Chances are, that bourbon you're drinking came from an industrial distillery in southern Indiana:
In just the last 10 years, the number of craft distilleries in this country has ballooned from around 100 to more than 1,400. That growth is a product of consumer demand, but it’s also due to the easing of state distillation laws and the availability of sourced whiskey from suppliers like MGP in Lawrenceburg, Indiana.
Templeton Rye — marketed as Al Capone’s favorite whiskey and proud product of Templeton, Iowa — is also distilled by MGP. Tincup Whiskey, a self-described “mountain whiskey” replete with commercials conjuring a frontiersman image and Rocky Mountain ethos, is mostly MGP, too.
Those brands aren’t alone in their Indiana provenance.
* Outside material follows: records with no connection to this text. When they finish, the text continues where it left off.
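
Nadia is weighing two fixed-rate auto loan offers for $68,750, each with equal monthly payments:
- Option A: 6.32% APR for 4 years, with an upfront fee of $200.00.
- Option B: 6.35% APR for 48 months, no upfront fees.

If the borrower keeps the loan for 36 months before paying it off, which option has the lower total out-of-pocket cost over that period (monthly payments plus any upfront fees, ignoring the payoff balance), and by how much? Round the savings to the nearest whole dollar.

Option A: at 6.32% the monthly rate is 0.0052667, so the payment is 68,750 × 0.0052667 / (1 − 1.0052667^−48) = $1,624.70.
Option B: at 6.35% the monthly rate is 0.0052917, so the payment is 68,750 × 0.0052917 / (1 − 1.0052917^−48) = $1,625.65.
Over 36 months: Option A costs 36 × $1,624.70 + $200.00 = $58,689.20; Option B costs 36 × $1,625.65 = $58,523.40.
Option B is cheaper by $58,689.20 − $58,523.40 = $165.80.

Option B by $166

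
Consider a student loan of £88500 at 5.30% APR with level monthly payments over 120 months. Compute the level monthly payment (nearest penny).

£951.71

At 5.30% the monthly rate is 0.0044167, so the payment is 88,500 × 0.0044167 / (1 − 1.0044167^−120) = £951.71.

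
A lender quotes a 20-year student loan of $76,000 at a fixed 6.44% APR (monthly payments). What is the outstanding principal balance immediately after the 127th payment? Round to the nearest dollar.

With monthly rate i = 6.44%/12 = 0.0053667, the balance after k of n payments is P · [(1+i)^n − (1+i)^k] / [(1+i)^n − 1].
(1+0.0053667)^240 = 3.61306406 and (1+0.0053667)^127 = 1.97337310, so the balance is 76,000 × (3.61306406 − 1.97337310) / (3.61306406 − 1) = $47,689.80.

$47,690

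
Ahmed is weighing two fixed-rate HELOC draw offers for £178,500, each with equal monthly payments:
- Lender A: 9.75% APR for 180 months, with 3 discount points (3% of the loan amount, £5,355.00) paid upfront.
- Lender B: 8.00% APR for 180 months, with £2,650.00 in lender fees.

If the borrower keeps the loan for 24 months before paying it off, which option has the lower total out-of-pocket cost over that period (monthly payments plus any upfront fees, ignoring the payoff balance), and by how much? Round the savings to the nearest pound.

Lender A: at 9.75% the monthly rate is 0.0081250, so the payment is 178,500 × 0.0081250 / (1 − 1.0081250^−180) = £1,890.96.
Lender B: monthly rate = 8%/12 = 0.0066667; payment = 178,500 × 0.0066667 / (1 − (1+0.0066667)^−180) = £1,705.84.
Over 24 months: Lender A costs 24 × £1,890.96 + £5,355.00 = £50,738.04; Lender B costs 24 × £1,705.84 + £2,650.00 = £43,590.16.
Lender B is cheaper by £50,738.04 − £43,590.16 = £7,147.88.

Lender B by £7,148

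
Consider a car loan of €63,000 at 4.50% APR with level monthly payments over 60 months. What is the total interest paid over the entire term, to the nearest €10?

Monthly rate = 4.5%/12 = 0.0037500; payment = 63,000 × 0.0037500 / (1 − (1+0.0037500)^−60) = €1,174.51.
Total paid = 60 × €1,174.51 = €70,470.60; interest = €70,470.60 − €63,000 = €7,470.60.

€7,470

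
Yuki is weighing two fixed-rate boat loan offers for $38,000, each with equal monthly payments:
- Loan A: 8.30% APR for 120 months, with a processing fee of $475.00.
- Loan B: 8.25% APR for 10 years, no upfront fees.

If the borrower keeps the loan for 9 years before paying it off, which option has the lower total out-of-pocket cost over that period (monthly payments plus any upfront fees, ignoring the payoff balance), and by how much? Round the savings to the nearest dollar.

Loan A: at 8.30% the monthly rate is 0.0069167, so the payment is 38,000 × 0.0069167 / (1 − 1.0069167^−120) = $467.09.
Loan B: at 8.25% the monthly rate is 0.0068750, so the payment is 38,000 × 0.0068750 / (1 − 1.0068750^−120) = $466.08.
Over 108 months: Loan A costs 108 × $467.09 + $475.00 = $50,920.72; Loan B costs 108 × $466.08 = $50,336.64.
Loan B is cheaper by $50,920.72 − $50,336.64 = $584.08.

Loan B by $584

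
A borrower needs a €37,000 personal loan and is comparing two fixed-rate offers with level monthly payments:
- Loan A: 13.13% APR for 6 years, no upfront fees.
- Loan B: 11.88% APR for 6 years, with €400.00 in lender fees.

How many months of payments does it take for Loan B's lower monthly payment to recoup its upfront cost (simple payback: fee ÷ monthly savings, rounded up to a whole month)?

Loan A: monthly rate = 13.13%/12 = 0.0109417; payment = 37,000 × 0.0109417 / (1 − (1+0.0109417)^−72) = €745.28.
Loan B: monthly rate = 11.88%/12 = 0.0099000; payment = 37,000 × 0.0099000 / (1 − (1+0.0099000)^−72) = €721.05.
Monthly savings = €745.28 − €721.05 = €24.23.
Break-even = €400.00 / €24.23 = 16.51 → 17 months.

17 months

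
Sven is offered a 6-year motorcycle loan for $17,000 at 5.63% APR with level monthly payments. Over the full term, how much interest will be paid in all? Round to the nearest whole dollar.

At 5.63% the monthly rate is 0.0046917, so the payment is 17,000 × 0.0046917 / (1 − 1.0046917^−72) = $278.78.
Total paid = 72 × $278.78 = $20,072.16; interest = $20,072.16 − $17,000 = $3,072.16.

$3,072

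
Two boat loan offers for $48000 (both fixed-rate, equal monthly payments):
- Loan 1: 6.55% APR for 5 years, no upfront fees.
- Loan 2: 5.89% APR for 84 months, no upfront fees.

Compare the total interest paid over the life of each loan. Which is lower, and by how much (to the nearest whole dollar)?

Loan 1 by $2,271

Loan 1: monthly rate = 6.55%/12 = 0.0054583; payment = 48,000 × 0.0054583 / (1 − (1+0.0054583)^−60) = $940.30.
Total interest on Loan 1 = 60 × $940.30 − $48,000 = $8,418.00.
Loan 2: at 5.89% the monthly rate is 0.0049083, so the payment is 48,000 × 0.0049083 / (1 − 1.0049083^−84) = $698.68.
Total interest on Loan 2 = 84 × $698.68 − $48,000 = $10,689.12.
Loan 1 is lower by $2,271.12.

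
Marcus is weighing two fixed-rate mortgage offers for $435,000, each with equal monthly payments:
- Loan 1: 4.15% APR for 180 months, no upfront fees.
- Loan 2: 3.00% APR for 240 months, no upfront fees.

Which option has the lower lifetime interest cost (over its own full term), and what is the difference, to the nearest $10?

Loan 2 by $6,080

Loan 1: monthly rate = 4.15%/12 = 0.0034583; payment = 435,000 × 0.0034583 / (1 − (1+0.0034583)^−180) = $3,250.44.
Total interest on Loan 1 = 180 × $3,250.44 − $435,000 = $150,079.20.
Loan 2: monthly rate = 3%/12 = 0.0025000; payment = 435,000 × 0.0025000 / (1 − (1+0.0025000)^−240) = $2,412.50.
Total interest on Loan 2 = 240 × $2,412.50 − $435,000 = $144,000.00.
Loan 2 is lower by $6,079.20.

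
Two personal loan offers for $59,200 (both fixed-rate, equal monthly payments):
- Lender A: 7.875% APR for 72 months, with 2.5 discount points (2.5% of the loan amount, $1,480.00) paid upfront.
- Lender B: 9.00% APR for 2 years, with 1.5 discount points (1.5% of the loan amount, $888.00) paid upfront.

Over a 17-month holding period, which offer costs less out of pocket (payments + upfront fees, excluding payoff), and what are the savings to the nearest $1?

Lender A: monthly rate = 7.875%/12 = 0.0065625; payment = 59,200 × 0.0065625 / (1 − (1+0.0065625)^−72) = $1,034.36.
Lender B: at 9.00% the monthly rate is 0.0075000, so the payment is 59,200 × 0.0075000 / (1 − 1.0075000^−24) = $2,704.54.
Over 17 months: Lender A costs 17 × $1,034.36 + $1,480.00 = $19,064.12; Lender B costs 17 × $2,704.54 + $888.00 = $46,865.18.
Lender A is cheaper by $46,865.18 − $19,064.12 = $27,801.06.

Lender A by $27,801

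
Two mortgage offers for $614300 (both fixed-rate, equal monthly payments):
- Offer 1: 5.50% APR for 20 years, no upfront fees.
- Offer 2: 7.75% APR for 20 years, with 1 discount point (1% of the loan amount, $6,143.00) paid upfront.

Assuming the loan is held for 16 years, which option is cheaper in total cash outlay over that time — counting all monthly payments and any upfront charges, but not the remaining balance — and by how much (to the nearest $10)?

Offer 1 by $163,080

Offer 1: monthly rate = 5.5%/12 = 0.0045833; payment = 614,300 × 0.0045833 / (1 − (1+0.0045833)^−240) = $4,225.69.
Offer 2: at 7.75% the monthly rate is 0.0064583, so the payment is 614,300 × 0.0064583 / (1 − 1.0064583^−240) = $5,043.09.
Over 192 months: Offer 1 costs 192 × $4,225.69 = $811,332.48; Offer 2 costs 192 × $5,043.09 + $6,143.00 = $974,416.28.
Offer 1 is cheaper by $974,416.28 − $811,332.48 = $163,083.80.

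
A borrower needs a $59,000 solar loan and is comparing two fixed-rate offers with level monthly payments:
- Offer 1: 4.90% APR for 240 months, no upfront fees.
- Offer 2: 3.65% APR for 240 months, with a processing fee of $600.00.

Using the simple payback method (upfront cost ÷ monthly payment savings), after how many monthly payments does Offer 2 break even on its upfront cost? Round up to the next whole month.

16 months

Offer 1: at 4.90% the monthly rate is 0.0040833, so the payment is 59,000 × 0.0040833 / (1 − 1.0040833^−240) = $386.12.
Offer 2: at 3.65% the monthly rate is 0.0030417, so the payment is 59,000 × 0.0030417 / (1 − 1.0030417^−240) = $346.74.
Monthly savings = $386.12 − $346.74 = $39.38.
Break-even = $600.00 / $39.38 = 15.24 → 16 months.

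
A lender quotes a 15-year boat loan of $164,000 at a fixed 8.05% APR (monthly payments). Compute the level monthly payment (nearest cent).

$1,572.01

Monthly rate = 8.05%/12 = 0.0067083; payment = 164,000 × 0.0067083 / (1 − (1+0.0067083)^−180) = $1,572.01.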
Even super-premium brands like High West and Whistle Pig have sourced from MGP at some point in their respective histories. And the list goes on.
MGP isn’t a household name in bourbon, but it’s well known among industry insiders and connoisseurs. With distilling operations headquartered in the old Seagram’s Distillery in Lawrenceburg, Indiana, MGP is one of the largest whiskey sourcers in the industry.
So why do so few people know MGP’s name?
For one, it maintains strict confidentiality agreements with all of its customers; the purchasing brand only has to reveal MGP as its source if it wants to — an option many decline.
In addition, labeling regulations only require that the bottler list in which state the liquid was distilled — easily done in tiny print on the back of the bottle.
This is why I've got Trader Joe's $15 "Kentucky Bourbon" at home instead of $60 Whistle Pig. It's the same whiskey.
Single-malt Scotch, on the other hand, is by UK law exactly what it says on the bottle.